Rappelons que pour le calcul du montant sur lequel peut s’exercer l’IS à 10%, le dispositif se base sur les résultats de cession, concession et sous-concession de l’actif. Seule la part relative à l’abonnement ou à la vente du logiciel « on-premise », représentant la part intrinsèque liée à la licence d’exploitation du logiciel, est à considérer. Dans ce contexte, il convient de procéder à une comptabilité affinée par type de revenus, ainsi que faire une distinction claire dans les factures, pour exclure : 

  • Les frais d’hébergement ; 
  • La hotline/le support ; 
  • La formation ; 
  • La maintenance ; 
  • Le développement spécifique. 

La distinction de ces différentes catégories de dépenses permet à la fois de sécuriser l’IPBox et également de faciliter ses modalités de calcul. 

Réaliser un dépôt APP ou e-Soleau 

Un logiciel est composé de deux parties distinctes : 

  • La forme programmée (comprenant le code source, qui est le résultat du travail créatif du programmeur, et du code objet, résultat de la traduction de ce code source par d’autres logiciels) ; 
  • La forme communiquée, correspondant aux interfaces, fonctionnalités, etc. 

Comme l’explique la jurisprudence Babolat c/Pachot, l’originalité se situe dans l’existence de choix, l’apport intellectuel propre et l’effort personnalisé de l’auteur. 

Le Tribunal Judiciaire de Marseille est venu apporter des précisions supplémentaires sur l’effort personnalisé, avec son jugement du 23 septembre 2021 (affaire GENERIX c/ACSEP).

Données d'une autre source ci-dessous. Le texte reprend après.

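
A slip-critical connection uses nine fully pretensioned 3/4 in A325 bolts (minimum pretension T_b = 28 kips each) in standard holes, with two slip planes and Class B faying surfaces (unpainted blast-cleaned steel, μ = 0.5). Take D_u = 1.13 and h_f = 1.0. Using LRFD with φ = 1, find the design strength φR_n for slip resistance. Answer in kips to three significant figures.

285 kips

R_n = μ · D_u · h_f · T_b · n_s · n_b = 0.5 × 1.13 × 1.0 × 28 × 2 × 9 = 284.8 kips.
Design strength φR_n = 1 × 284.8 = 285 kips.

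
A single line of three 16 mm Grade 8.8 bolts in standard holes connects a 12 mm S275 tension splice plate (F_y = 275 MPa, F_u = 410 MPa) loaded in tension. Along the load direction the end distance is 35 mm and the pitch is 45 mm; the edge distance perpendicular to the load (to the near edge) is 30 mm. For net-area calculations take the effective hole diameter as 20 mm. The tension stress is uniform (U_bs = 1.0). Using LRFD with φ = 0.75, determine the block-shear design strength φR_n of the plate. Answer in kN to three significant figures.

240 kN

Shear plane L_v = 35 + 2·45 = 125 mm; A_gv = 125 × 12 = 1500 mm².
A_nv = (125 − 2.5·20) × 12 = 900 mm².
A_nt = (30 − 0.5·20) × 12 = 240 mm².
0.6 F_u A_nv = 221.4 kN; 0.6 F_y A_gv = 247.5 kN → shear rupture governs the shear term.
R_n = 221.4 + 1.0 × 410 × 240 / 1000 = 319.8 kN.
Design strength φR_n = 0.75 × 319.8 = 240 kN.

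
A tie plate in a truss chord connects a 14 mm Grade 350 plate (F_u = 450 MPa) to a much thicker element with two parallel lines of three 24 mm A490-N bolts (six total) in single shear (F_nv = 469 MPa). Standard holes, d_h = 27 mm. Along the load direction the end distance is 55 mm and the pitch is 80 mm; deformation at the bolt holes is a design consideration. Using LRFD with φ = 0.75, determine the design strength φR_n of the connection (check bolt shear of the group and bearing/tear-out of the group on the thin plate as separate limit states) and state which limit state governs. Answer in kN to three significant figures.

Bolt shear: A_b = π·24²/4 = 452.4 mm²; R_n = 469 × 452.4 × 6 × 1 / 1000 = 1273 kN → 0.75 × 1273 = 955 kN.
Bearing (1.2 l_c t F_u ≤ 2.4 d t F_u): upper limit = 2.4·24·14·450 / 1000 = 362.9 kN.
  Edge l_c = 55 − 27/2 = 41.5 → r_n = 313.7 kN; interior l_c = 80 − 27 = 53 → r_n = 362.9 kN.
  R_n,bearing = 2·313.7 + 4·362.9 = 2079 kN → 0.75 × 2079 = 1560 kN.
Bolt shear governs: 955 kN.

955 kN (bolt shear governs)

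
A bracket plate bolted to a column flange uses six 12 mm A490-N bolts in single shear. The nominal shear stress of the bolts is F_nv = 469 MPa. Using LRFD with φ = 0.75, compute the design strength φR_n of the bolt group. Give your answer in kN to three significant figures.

239 kN

A_b = π × 12² / 4 = 113.1 mm².
R_n = F_nv · A_b · n · n_s = 469 × 113.1 × 6 × 1 / 1000 = 318.3 kN.
Design strength φR_n = 0.75 × 318.3 = 239 kN.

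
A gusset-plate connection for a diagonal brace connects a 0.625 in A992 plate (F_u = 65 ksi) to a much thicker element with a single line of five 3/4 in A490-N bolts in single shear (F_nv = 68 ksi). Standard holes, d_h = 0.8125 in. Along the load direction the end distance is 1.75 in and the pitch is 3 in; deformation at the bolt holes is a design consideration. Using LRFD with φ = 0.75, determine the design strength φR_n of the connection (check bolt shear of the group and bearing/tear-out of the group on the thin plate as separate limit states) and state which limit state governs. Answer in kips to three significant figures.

113 kips (bolt shear governs)

Bolt shear: A_b = π·0.75²/4 = 0.4418 in²; R_n = 68 × 0.4418 × 5 × 1 = 150.2 kips → 0.75 × 150.2 = 113 kips.
Bearing (1.2 l_c t F_u ≤ 2.4 d t F_u): upper limit = 2.4·0.75·0.625·65 = 73.12 kips.
  Edge l_c = 1.75 − 0.8125/2 = 1.344 → r_n = 65.51 kips; interior l_c = 3 − 0.8125 = 2.188 → r_n = 73.12 kips.
  R_n,bearing = 1·65.51 + 4·73.12 = 358 kips → 0.75 × 358 = 269 kips.
Bolt shear governs: 113 kips.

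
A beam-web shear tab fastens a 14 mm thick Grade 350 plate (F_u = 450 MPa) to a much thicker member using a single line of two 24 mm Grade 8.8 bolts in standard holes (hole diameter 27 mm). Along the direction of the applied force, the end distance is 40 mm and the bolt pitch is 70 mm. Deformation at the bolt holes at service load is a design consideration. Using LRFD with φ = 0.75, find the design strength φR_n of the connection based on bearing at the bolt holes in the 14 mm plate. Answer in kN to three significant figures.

394 kN

Per bolt r_n = 1.2 l_c t F_u ≤ 2.4 d t F_u; upper limit = 2.4 × 24 × 14 × 450 / 1000 = 362.9 kN.
Edge bolt: l_c = 40 − 27/2 = 26.5 mm → 1.2 × 26.5 × 14 × 450 / 1000 = 200.3 → r_n = 200.3 kN.
Interior bolts: l_c = 70 − 27 = 43 mm → 1.2 × 43 × 14 × 450 / 1000 = 325.1 → r_n = 325.1 kN.
R_n = 1 × 200.3 + 1 × 325.1 = 525.4 kN.
Design strength φR_n = 0.75 × 525.4 = 394 kN.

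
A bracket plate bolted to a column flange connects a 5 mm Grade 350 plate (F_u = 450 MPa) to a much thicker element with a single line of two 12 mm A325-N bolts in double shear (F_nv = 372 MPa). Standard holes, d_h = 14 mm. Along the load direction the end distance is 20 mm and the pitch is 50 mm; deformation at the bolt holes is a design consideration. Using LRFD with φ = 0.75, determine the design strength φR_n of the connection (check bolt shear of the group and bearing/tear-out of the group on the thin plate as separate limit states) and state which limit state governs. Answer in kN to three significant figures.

Bolt shear: A_b = π·12²/4 = 113.1 mm²; R_n = 372 × 113.1 × 2 × 2 / 1000 = 168.3 kN → 0.75 × 168.3 = 126 kN.
Bearing (1.2 l_c t F_u ≤ 2.4 d t F_u): upper limit = 2.4·12·5·450 / 1000 = 64.8 kN.
  Edge l_c = 20 − 14/2 = 13 → r_n = 35.1 kN; interior l_c = 50 − 14 = 36 → r_n = 64.8 kN.
  R_n,bearing = 1·35.1 + 1·64.8 = 99.9 kN → 0.75 × 99.9 = 74.9 kN.
Bearing governs: 74.9 kN.

74.9 kN (bearing governs)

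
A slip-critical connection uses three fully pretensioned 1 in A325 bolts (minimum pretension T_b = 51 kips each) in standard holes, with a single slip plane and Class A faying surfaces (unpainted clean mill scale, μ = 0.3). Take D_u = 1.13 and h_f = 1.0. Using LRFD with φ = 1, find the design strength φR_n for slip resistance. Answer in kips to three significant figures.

51.9 kips

R_n = μ · D_u · h_f · T_b · n_s · n_b = 0.3 × 1.13 × 1.0 × 51 × 1 × 3 = 51.87 kips.
Design strength φR_n = 1 × 51.87 = 51.9 kips.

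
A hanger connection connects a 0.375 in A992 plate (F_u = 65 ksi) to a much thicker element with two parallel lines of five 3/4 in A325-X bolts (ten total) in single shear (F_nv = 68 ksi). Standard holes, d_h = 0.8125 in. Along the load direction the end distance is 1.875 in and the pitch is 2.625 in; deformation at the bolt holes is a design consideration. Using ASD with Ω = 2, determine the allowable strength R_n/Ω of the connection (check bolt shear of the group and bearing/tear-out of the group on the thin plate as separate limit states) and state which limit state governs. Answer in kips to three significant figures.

150 kips (bolt shear governs)

Bolt shear: A_b = π·0.75²/4 = 0.4418 in²; R_n = 68 × 0.4418 × 10 × 1 = 300.4 kips → 300.4 / 2 = 150 kips.
Bearing (1.2 l_c t F_u ≤ 2.4 d t F_u): upper limit = 2.4·0.75·0.375·65 = 43.87 kips.
  Edge l_c = 1.875 − 0.8125/2 = 1.469 → r_n = 42.96 kips; interior l_c = 2.625 − 0.8125 = 1.812 → r_n = 43.87 kips.
  R_n,bearing = 2·42.96 + 8·43.87 = 436.9 kips → 436.9 / 2 = 218 kips.
Bolt shear governs: 150 kips.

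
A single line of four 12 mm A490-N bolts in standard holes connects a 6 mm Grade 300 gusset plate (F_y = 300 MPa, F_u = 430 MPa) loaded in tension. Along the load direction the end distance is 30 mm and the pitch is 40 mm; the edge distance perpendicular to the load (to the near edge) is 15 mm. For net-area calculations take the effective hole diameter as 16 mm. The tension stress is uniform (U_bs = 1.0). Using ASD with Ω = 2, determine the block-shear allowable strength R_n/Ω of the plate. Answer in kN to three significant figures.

Shear plane L_v = 30 + 3·40 = 150 mm; A_gv = 150 × 6 = 900 mm².
A_nv = (150 − 3.5·16) × 6 = 564 mm².
A_nt = (15 − 0.5·16) × 6 = 42 mm².
0.6 F_u A_nv = 145.5 kN; 0.6 F_y A_gv = 162 kN → shear rupture governs the shear term.
R_n = 145.5 + 1.0 × 430 × 42 / 1000 = 163.6 kN.
Allowable strength R_n/Ω = 163.6 / 2 = 81.8 kN.

81.8 kN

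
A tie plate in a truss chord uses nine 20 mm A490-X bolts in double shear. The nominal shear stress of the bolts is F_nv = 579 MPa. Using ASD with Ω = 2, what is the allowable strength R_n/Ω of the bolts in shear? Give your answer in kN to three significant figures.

1640 kN

A_b = π × 20² / 4 = 314.2 mm².
R_n = F_nv · A_b · n · n_s = 579 × 314.2 × 9 × 2 / 1000 = 3274 kN.
Allowable strength R_n/Ω = 3274 / 2 = 1640 kN.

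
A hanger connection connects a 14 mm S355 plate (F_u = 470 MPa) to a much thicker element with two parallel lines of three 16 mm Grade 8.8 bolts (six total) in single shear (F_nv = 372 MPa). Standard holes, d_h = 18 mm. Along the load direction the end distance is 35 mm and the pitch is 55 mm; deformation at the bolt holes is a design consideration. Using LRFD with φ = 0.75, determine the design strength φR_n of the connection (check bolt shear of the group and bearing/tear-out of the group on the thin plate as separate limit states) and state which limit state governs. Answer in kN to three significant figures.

337 kN (bolt shear governs)

Bolt shear: A_b = π·16²/4 = 201.1 mm²; R_n = 372 × 201.1 × 6 × 1 / 1000 = 448.8 kN → 0.75 × 448.8 = 337 kN.
Bearing (1.2 l_c t F_u ≤ 2.4 d t F_u): upper limit = 2.4·16·14·470 / 1000 = 252.7 kN.
  Edge l_c = 35 − 18/2 = 26 → r_n = 205.3 kN; interior l_c = 55 − 18 = 37 → r_n = 252.7 kN.
  R_n,bearing = 2·205.3 + 4·252.7 = 1421 kN → 0.75 × 1421 = 1070 kN.
Bolt shear governs: 337 kN.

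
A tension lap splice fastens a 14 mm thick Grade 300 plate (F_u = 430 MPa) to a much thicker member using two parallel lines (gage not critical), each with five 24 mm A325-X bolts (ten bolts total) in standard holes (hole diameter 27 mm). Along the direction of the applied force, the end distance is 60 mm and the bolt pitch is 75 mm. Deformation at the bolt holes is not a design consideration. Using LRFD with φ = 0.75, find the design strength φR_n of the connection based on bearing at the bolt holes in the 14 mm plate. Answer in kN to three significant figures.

Per bolt r_n = 1.5 l_c t F_u ≤ 3.0 d t F_u; upper limit = 3.0 × 24 × 14 × 430 / 1000 = 433.4 kN.
Edge bolt: l_c = 60 − 27/2 = 46.5 mm → 1.5 × 46.5 × 14 × 430 / 1000 = 419.9 → r_n = 419.9 kN.
Interior bolts: l_c = 75 − 27 = 48 mm → 1.5 × 48 × 14 × 430 / 1000 = 433.4 → r_n = 433.4 kN.
R_n = 2 × 419.9 + 8 × 433.4 = 4307 kN.
Design strength φR_n = 0.75 × 4307 = 3230 kN.

3230 kN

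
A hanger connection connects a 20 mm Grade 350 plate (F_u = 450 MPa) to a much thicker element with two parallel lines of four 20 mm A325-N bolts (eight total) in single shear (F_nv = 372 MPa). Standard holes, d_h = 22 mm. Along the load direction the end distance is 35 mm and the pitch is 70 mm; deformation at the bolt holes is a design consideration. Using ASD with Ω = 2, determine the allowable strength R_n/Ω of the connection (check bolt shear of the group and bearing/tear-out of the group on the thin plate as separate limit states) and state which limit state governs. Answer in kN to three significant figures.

Bolt shear: A_b = π·20²/4 = 314.2 mm²; R_n = 372 × 314.2 × 8 × 1 / 1000 = 934.9 kN → 934.9 / 2 = 467 kN.
Bearing (1.2 l_c t F_u ≤ 2.4 d t F_u): upper limit = 2.4·20·20·450 / 1000 = 432 kN.
  Edge l_c = 35 − 22/2 = 24 → r_n = 259.2 kN; interior l_c = 70 − 22 = 48 → r_n = 432 kN.
  R_n,bearing = 2·259.2 + 6·432 = 3110 kN → 3110 / 2 = 1560 kN.
Bolt shear governs: 467 kN.

467 kN (bolt shear governs)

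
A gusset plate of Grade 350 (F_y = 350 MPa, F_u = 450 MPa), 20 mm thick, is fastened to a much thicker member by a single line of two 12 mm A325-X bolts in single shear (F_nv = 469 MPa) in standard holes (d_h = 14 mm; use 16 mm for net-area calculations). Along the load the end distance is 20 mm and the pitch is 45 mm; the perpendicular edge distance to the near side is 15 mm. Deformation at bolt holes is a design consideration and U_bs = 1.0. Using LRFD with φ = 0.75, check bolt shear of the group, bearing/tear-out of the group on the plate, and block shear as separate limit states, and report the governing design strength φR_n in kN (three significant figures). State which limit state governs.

79.6 kN (bolt shear governs)

Bolt shear: A_b = π·12²/4 = 113.1 mm²; R_n = 469 × 113.1 × 2 × 1 / 1000 = 106.1 kN → 0.75 × 106.1 = 79.6 kN.
Bearing: edge l_c = 13, r_n = 140.4 kN; interior l_c = 31, r_n = 259.2 kN; R_n = 140.4 + 1·259.2 = 399.6 kN → 300 kN.
Block shear: A_gv = 1300, A_nv = 820, A_nt = 140 mm²; R_n = min(0.6F_uA_nv, 0.6F_yA_gv) + U_bs·F_u·A_nt = 284.4 kN → 213 kN.
Bolt shear governs: 79.6 kN.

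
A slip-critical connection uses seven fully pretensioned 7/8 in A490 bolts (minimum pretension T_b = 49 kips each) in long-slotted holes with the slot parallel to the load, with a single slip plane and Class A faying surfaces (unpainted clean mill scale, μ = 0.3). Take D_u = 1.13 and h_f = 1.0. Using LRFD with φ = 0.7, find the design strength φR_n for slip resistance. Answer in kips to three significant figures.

81.4 kips

R_n = μ · D_u · h_f · T_b · n_s · n_b = 0.3 × 1.13 × 1.0 × 49 × 1 × 7 = 116.3 kips.
Design strength φR_n = 0.7 × 116.3 = 81.4 kips.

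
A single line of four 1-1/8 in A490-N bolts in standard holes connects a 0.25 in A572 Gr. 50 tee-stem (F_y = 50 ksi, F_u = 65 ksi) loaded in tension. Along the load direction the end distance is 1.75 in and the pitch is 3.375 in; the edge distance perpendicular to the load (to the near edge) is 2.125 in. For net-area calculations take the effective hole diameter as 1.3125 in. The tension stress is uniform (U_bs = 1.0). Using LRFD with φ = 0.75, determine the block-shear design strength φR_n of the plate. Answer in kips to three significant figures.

71.1 kips

Shear plane L_v = 1.75 + 3·3.375 = 11.88 in; A_gv = 11.88 × 0.25 = 2.969 in².
A_nv = (11.88 − 3.5·1.3125) × 0.25 = 1.82 in².
A_nt = (2.125 − 0.5·1.3125) × 0.25 = 0.3672 in².
0.6 F_u A_nv = 70.99 kips; 0.6 F_y A_gv = 89.06 kips → shear rupture governs the shear term.
R_n = 70.99 + 1.0 × 65 × 0.3672 = 94.86 kips.
Design strength φR_n = 0.75 × 94.86 = 71.1 kips.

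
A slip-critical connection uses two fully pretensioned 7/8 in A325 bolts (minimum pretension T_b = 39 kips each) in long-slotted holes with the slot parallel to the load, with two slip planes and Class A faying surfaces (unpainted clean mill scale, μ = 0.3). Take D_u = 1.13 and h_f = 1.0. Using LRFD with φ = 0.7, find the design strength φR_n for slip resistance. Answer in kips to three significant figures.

37 kips

R_n = μ · D_u · h_f · T_b · n_s · n_b = 0.3 × 1.13 × 1.0 × 39 × 2 × 2 = 52.88 kips.
Design strength φR_n = 0.7 × 52.88 = 37 kips.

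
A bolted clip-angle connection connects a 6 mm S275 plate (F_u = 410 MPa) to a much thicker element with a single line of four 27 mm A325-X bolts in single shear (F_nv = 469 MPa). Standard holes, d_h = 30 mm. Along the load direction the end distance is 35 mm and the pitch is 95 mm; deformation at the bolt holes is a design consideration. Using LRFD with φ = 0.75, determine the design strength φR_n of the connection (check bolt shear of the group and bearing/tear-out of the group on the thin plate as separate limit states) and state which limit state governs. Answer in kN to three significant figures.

Bolt shear: A_b = π·27²/4 = 572.6 mm²; R_n = 469 × 572.6 × 4 × 1 / 1000 = 1074 kN → 0.75 × 1074 = 806 kN.
Bearing (1.2 l_c t F_u ≤ 2.4 d t F_u): upper limit = 2.4·27·6·410 / 1000 = 159.4 kN.
  Edge l_c = 35 − 30/2 = 20 → r_n = 59.04 kN; interior l_c = 95 − 30 = 65 → r_n = 159.4 kN.
  R_n,bearing = 1·59.04 + 3·159.4 = 537.3 kN → 0.75 × 537.3 = 403 kN.
Bearing governs: 403 kN.

403 kN (bearing governs)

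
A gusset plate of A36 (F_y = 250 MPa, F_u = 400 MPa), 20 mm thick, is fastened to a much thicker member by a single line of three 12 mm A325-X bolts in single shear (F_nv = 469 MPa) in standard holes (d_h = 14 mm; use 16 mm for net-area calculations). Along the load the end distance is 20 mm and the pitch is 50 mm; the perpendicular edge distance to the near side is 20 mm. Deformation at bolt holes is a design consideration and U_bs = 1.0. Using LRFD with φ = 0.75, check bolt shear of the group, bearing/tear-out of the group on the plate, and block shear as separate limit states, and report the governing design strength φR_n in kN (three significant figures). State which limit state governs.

119 kN (bolt shear governs)

Bolt shear: A_b = π·12²/4 = 113.1 mm²; R_n = 469 × 113.1 × 3 × 1 / 1000 = 159.1 kN → 0.75 × 159.1 = 119 kN.
Bearing: edge l_c = 13, r_n = 124.8 kN; interior l_c = 36, r_n = 230.4 kN; R_n = 124.8 + 2·230.4 = 585.6 kN → 439 kN.
Block shear: A_gv = 2400, A_nv = 1600, A_nt = 240 mm²; R_n = min(0.6F_uA_nv, 0.6F_yA_gv) + U_bs·F_u·A_nt = 456 kN → 342 kN.
Bolt shear governs: 119 kN.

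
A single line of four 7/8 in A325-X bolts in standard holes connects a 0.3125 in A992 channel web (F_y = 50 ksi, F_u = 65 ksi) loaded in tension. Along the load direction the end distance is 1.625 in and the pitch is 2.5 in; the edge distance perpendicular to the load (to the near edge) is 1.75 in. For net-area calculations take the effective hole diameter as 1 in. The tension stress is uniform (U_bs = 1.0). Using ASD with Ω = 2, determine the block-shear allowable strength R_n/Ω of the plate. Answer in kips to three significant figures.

Shear plane L_v = 1.625 + 3·2.5 = 9.125 in; A_gv = 9.125 × 0.3125 = 2.852 in².
A_nv = (9.125 − 3.5·1) × 0.3125 = 1.758 in².
A_nt = (1.75 − 0.5·1) × 0.3125 = 0.3906 in².
0.6 F_u A_nv = 68.55 kips; 0.6 F_y A_gv = 85.55 kips → shear rupture governs the shear term.
R_n = 68.55 + 1.0 × 65 × 0.3906 = 93.95 kips.
Allowable strength R_n/Ω = 93.95 / 2 = 47 kips.

47 kips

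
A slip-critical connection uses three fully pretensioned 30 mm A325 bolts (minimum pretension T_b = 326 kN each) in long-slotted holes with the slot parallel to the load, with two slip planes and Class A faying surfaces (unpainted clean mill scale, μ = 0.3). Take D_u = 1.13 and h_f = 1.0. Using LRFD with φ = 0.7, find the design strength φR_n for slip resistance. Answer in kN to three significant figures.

R_n = μ · D_u · h_f · T_b · n_s · n_b = 0.3 × 1.13 × 1.0 × 326 × 2 × 3 = 663.1 kN.
Design strength φR_n = 0.7 × 663.1 = 464 kN.

464 kN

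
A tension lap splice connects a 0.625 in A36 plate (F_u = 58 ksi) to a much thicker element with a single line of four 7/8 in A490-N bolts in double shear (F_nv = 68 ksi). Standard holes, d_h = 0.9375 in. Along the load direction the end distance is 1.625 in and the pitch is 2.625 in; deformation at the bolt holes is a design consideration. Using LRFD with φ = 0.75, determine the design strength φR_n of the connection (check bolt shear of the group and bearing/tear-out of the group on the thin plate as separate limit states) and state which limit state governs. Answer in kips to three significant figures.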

Le tribunal expliquait notamment que cet effort peut se constater dans : 

  • L’existence de choix personnels concernant les scénarios radios ; 
  • L’existence de choix d’une forte opérabilité ; 
  • L’utilisation d’un langage de programmation différent de celui utilisé par les concurrents ; 
  • L’utilisation d’un outil développé en interne et non commercialisé ; 
  • Les développements permettant d’accéder à des interfaces homme-machine totalement différents sur un même environnement. 

Dans ce cadre, afin de prouver l’originalité du logiciel (c’est-à-dire de son code source), il est très intéressant de constituer des preuves de l’antériorité et de la titularité de ce code source. Il est possible de réaliser cela à travers : 

Il faut noter que ces dépôts ne sont pas créateurs de droit, mais sont d’une aide considérable afin de démontrer l’originalité en cas de contrôle. 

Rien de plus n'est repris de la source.